A weekend ago, AWS had some service outages. Here are some technical details on how we handled the outage:
# FlyData buffers your data and retries until it loads successfully
We noticed the outage when our monitoring systems started alerting us, but we did not lose any data for our customers, and completed loading data to each customer’s Redshift clusters after AWS recovered. This is how we handle AWS outages on our SaaS backend:
1. Buffer after fetching from MySQL data source to multiple endpoints
Once we fetch the data from the MySQL binary log, FlyData will buffer the data to multiple endpoints, immediately. This means that even if our data server instances go down, we won’t lose any data. Everytime we process, we tag each piece of data that comes through, so that we can make sure the data is consistent between the source and destination.
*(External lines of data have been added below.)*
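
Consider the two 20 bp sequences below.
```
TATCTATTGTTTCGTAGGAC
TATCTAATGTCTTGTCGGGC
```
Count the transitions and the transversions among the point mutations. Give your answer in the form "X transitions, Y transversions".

3 transitions, 2 transversions

Transitions (purine↔purine or pyrimidine↔pyrimidine): 11 T→C, 13 C→T, 19 A→G.
Transversions (purine↔pyrimidine): 7 T→A, 16 A→C.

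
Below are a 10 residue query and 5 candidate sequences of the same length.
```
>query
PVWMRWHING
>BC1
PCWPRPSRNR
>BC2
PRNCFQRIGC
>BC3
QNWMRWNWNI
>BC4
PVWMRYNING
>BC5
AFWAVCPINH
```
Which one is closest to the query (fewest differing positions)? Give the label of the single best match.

BC4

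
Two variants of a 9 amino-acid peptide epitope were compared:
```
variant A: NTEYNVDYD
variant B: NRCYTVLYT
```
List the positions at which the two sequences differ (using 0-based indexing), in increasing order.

1, 2, 4, 6, 8

Scanning 0-based: 1: T/R; 2: E/C; 4: N/T; 6: D/L; 8: D/T.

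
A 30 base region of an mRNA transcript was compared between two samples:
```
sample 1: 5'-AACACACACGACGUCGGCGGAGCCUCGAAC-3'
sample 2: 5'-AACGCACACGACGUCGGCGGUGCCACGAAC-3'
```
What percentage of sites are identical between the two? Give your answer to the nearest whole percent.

90%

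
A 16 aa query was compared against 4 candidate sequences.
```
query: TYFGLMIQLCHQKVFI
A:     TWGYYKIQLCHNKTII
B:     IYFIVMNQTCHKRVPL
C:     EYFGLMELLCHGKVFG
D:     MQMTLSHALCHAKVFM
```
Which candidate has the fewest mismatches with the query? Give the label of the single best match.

A differs at 8 residues; B differs at 9 residues; C differs at 5 residues; D differs at 9 residues. The closest is C.

C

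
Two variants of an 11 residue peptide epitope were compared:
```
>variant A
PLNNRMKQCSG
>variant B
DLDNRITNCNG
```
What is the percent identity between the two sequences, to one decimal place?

Mismatches at positions 1, 3, 6, 7, 8, 10 (1-based): 6 of 11.
Identical positions: 5/11 = 45.45% → 45.5%.

45.5%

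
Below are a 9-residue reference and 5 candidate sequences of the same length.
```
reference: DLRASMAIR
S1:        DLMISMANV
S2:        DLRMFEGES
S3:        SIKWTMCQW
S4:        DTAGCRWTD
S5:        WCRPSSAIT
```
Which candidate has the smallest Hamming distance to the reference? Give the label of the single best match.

S1

S1 differs at 4 residues; S2 differs at 6 residues; S3 differs at 8 residues; S4 differs at 8 residues; S5 differs at 5 residues. The closest is S1.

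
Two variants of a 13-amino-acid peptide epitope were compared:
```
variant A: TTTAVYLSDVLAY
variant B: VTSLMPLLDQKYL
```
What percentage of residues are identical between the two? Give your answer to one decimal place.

Mismatches at positions 1, 3, 4, 5, 6, 8, 10, 11, 12, 13 (1-based): 10 of 13.
Identical positions: 3/13 = 23.08% → 23.1%.

23.1%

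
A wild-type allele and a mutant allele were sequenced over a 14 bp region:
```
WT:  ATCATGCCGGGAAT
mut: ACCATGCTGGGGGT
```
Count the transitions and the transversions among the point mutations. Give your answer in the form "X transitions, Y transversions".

Transitions (purine↔purine or pyrimidine↔pyrimidine): 2 T→C, 8 C→T, 12 A→G, 13 A→G.
Transversions (purine↔pyrimidine): none.

4 transitions, 0 transversions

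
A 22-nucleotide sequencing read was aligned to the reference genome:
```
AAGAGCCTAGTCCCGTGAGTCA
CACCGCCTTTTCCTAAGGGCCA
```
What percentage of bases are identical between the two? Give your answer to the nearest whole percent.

Mismatches at positions 1, 3, 4, 9, 10, 14, 15, 16, 18, 20 (1-based): 10 of 22.
Identical positions: 12/22 = 54.55% → 55%.

55%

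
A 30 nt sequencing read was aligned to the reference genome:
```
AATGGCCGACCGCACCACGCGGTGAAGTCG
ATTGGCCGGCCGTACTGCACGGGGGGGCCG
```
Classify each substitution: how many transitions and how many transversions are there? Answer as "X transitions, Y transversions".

8 transitions, 2 transversions

Mismatches (1-based):
site 2: A→T (purine→pyrimidine, transversion)
site 9: A→G (purine→purine, transition)
site 13: C→T (pyrimidine→pyrimidine, transition)
site 16: C→T (pyrimidine→pyrimidine, transition)
site 17: A→G (purine→purine, transition)
site 19: G→A (purine→purine, transition)
site 23: T→G (pyrimidine→purine, transversion)
site 25: A→G (purine→purine, transition)
site 26: A→G (purine→purine, transition)
site 28: T→C (pyrimidine→pyrimidine, transition)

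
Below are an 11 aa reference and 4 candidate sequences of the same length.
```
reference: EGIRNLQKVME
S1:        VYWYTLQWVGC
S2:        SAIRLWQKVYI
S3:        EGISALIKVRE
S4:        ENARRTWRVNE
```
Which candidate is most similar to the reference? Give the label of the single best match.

Hamming distances to reference — S1: 8; S2: 6; S3: 4; S4: 7.
Smallest is S3 with 4 mismatches.

S3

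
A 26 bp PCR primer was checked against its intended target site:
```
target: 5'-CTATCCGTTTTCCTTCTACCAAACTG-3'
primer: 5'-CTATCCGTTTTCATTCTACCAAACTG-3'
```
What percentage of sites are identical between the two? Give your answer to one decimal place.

1 position differs (13), so 25 of 26 match: 25/26 = 96.15%.

96.2%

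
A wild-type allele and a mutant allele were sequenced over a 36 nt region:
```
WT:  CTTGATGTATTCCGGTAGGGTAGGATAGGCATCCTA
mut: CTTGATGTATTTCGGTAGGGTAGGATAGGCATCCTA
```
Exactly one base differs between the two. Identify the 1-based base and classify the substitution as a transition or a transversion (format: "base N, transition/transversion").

Base 12 changes C→T. C is a pyrimidine and T is a pyrimidine, so this is a transition.

base 12, transition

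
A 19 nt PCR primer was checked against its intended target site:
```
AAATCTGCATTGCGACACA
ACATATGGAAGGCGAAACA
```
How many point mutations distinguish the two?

6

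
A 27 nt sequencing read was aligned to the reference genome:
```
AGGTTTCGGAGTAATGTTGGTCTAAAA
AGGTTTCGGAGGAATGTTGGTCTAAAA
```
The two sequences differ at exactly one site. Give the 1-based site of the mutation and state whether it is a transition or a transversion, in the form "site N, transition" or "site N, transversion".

site 12, transversion

The sequences differ only at site 12: T→G (pyrimidine→purine), a transversion.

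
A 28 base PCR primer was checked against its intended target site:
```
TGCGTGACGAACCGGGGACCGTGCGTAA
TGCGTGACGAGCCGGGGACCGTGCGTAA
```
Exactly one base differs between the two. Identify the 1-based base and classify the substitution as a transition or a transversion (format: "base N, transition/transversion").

Base 11 changes A→G. A is a purine and G is a purine, so this is a transition.

base 11, transition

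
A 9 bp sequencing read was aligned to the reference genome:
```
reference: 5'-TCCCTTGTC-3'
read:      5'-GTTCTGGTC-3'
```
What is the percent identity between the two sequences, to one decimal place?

Mismatches at positions 1, 2, 3, 6 (1-based): 4 of 9.
Identical positions: 5/9 = 55.56% → 55.6%.

55.6%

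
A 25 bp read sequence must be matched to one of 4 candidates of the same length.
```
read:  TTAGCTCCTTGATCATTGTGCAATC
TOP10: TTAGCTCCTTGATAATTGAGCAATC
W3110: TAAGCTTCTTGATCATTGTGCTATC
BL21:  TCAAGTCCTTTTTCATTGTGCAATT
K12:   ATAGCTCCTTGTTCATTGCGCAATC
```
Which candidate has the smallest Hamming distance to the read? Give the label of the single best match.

TOP10

Hamming distances to read — TOP10: 2; W3110: 3; BL21: 6; K12: 3.
Smallest is TOP10 with 2 mismatches.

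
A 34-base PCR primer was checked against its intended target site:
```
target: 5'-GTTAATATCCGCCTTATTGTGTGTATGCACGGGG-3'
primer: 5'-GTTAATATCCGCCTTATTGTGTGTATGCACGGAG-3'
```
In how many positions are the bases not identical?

The sequences differ at positions 33 (1-based) — 1 in total.

1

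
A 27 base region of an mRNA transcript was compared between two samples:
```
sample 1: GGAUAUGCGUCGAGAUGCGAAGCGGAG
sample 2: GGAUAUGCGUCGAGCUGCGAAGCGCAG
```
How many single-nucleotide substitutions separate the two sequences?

Comparing position by position, 2 bases differ: 15 (A/C), 25 (G/C).

2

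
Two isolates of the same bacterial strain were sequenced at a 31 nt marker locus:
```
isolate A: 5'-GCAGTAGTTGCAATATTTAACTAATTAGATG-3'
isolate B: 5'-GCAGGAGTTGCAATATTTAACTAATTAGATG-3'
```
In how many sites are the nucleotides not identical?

1

Mismatches (1-based): site 5: T→G.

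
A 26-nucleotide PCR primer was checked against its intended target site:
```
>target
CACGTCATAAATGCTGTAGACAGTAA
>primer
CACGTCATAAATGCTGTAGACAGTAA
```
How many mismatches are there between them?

0

No positions differ; the sequences are identical.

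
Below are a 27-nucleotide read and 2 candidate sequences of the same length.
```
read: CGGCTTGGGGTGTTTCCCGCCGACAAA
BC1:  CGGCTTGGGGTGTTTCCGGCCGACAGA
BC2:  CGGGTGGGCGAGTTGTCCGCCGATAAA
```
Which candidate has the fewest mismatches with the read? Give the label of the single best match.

Hamming distances to read — BC1: 2; BC2: 7.
Smallest is BC1 with 2 mismatches.

BC1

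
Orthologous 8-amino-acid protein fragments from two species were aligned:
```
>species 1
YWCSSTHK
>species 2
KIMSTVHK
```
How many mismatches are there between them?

Mismatches (1-based): residue 1: Y→K; residue 2: W→I; residue 3: C→M; residue 5: S→T; residue 6: T→V.

5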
2. Retry until the next component receives the data successfully
Our internal system is separated into layers. Each layer does some data processing before sending to the final destination, the Redshift cluster. Since each layer has the retry logic built in, we can ensure that each process maintains the integrity of the data along the data path. This also means that if a Redshift cluster is down for whatever reason, we will continue to retry and load. Once the cluster becomes available again, the data will flow without any issues.
# FlyData helps make your life easier
So what does this mean for you? You won’t need to wake up in the middle of the night for an AWS outage if you’re using FlyData! We automatically recover your data upload process without issues, even after an outage occurs. Our service can help ease the burden of using Redshift by providing an end-to-end data integration process.